Abstract

The most well-described defect in the pathophysiology of type 2 diabetes is reduced insulin-mediated glycogen synthesis in skeletal muscles. It is unclear whether this defect is primary or acquired secondary to dyslipidemia, hyperinsulinemia, or hyperglycemia. We determined the glycogen synthase (GS) activity; the content of glucose-6-phosphate, glucose, and glycogen; and the glucose transport in satellite cell cultures established from diabetic and control subjects. Myotubes were precultured in increasing insulin concentrations for 4 days and subsequently stimulated acutely by insulin.
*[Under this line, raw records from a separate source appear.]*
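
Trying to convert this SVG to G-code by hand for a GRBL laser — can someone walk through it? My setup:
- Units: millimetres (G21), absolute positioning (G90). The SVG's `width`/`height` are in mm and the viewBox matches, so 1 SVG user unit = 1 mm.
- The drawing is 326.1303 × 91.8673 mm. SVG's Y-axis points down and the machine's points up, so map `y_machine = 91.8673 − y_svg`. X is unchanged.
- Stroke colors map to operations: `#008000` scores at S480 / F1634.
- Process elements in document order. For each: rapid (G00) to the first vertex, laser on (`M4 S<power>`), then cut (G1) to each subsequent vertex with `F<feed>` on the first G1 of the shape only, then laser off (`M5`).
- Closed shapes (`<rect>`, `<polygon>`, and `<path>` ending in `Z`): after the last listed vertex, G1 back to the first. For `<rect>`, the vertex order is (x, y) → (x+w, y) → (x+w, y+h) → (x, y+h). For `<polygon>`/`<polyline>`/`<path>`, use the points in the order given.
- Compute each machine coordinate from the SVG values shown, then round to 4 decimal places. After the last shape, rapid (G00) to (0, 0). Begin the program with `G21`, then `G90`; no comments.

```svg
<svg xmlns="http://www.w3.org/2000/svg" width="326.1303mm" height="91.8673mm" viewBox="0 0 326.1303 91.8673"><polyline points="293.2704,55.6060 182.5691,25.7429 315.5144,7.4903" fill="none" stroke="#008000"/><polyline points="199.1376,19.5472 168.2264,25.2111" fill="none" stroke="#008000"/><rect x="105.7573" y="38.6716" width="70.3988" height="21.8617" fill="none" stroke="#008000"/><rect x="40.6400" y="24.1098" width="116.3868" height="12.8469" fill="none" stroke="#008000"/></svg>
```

Since the viewBox matches the mm dimensions, user units are millimetres directly. The only transform is the Y-flip y_m = 91.8673 − y_svg.

Shape 1 is a open polyline drawn with `<polyline>`. Its stroke #008000 means score at S480, F1634. After flipping Y the toolpath is (293.2704,36.2613) → (182.5691,66.1244) → (315.5144,84.3770).

Shape 2 is a line segment drawn with `<polyline>`. Its stroke #008000 means score at S480, F1634. After flipping Y the toolpath is (199.1376,72.3201) → (168.2264,66.6562).

Shape 3 is a rectangle drawn with `<rect>`. Its stroke #008000 means score at S480, F1634. After flipping Y the toolpath is (105.7573,53.1957) → (176.1561,53.1957) → (176.1561,31.3340) → (105.7573,31.3340) → (105.7573,53.1957), returning to the start.

Shape 4 is a rectangle drawn with `<rect>`. Its stroke #008000 means score at S480, F1634. After flipping Y the toolpath is (40.6400,67.7575) → (157.0268,67.7575) → (157.0268,54.9106) → (40.6400,54.9106) → (40.6400,67.7575), returning to the start.

G21
G90
G00 X293.2704 Y36.2613
M4 S480
G1 X182.5691 Y66.1244 F1634
G1 X315.5144 Y84.3770
M5
G00 X199.1376 Y72.3201
M4 S480
G1 X168.2264 Y66.6562 F1634
M5
G00 X105.7573 Y53.1957
M4 S480
G1 X176.1561 Y53.1957 F1634
G1 X176.1561 Y31.3340
G1 X105.7573 Y31.3340
G1 X105.7573 Y53.1957
M5
G00 X40.6400 Y67.7575
M4 S480
G1 X157.0268 Y67.7575 F1634
G1 X157.0268 Y54.9106
G1 X40.6400 Y54.9106
G1 X40.6400 Y67.7575
M5
G00 X0.0000 Y0.0000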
The present study shows that the basal glucose uptake as well as insulin-stimulated GS activity is reduced in satellite cell cultures established from patients with type 2 diabetes. Moreover, increasing insulin concentrations could compensate for the reduced GS activity to a certain extent, whereas chronic supraphysiological insulin concentrations induced insulin resistance in GS and glucose transport activity. Our data suggest that insulin resistance in patients with type 2 diabetes comprises at least two important defects under physiological insulin concentrations: a reduced glucose transport under basal conditions and a reduced GS activity under acute insulin stimulation, implicating a reduced glucose uptake in the fasting state and a diminished insulin-mediated storage of glucose as glycogen after a meal.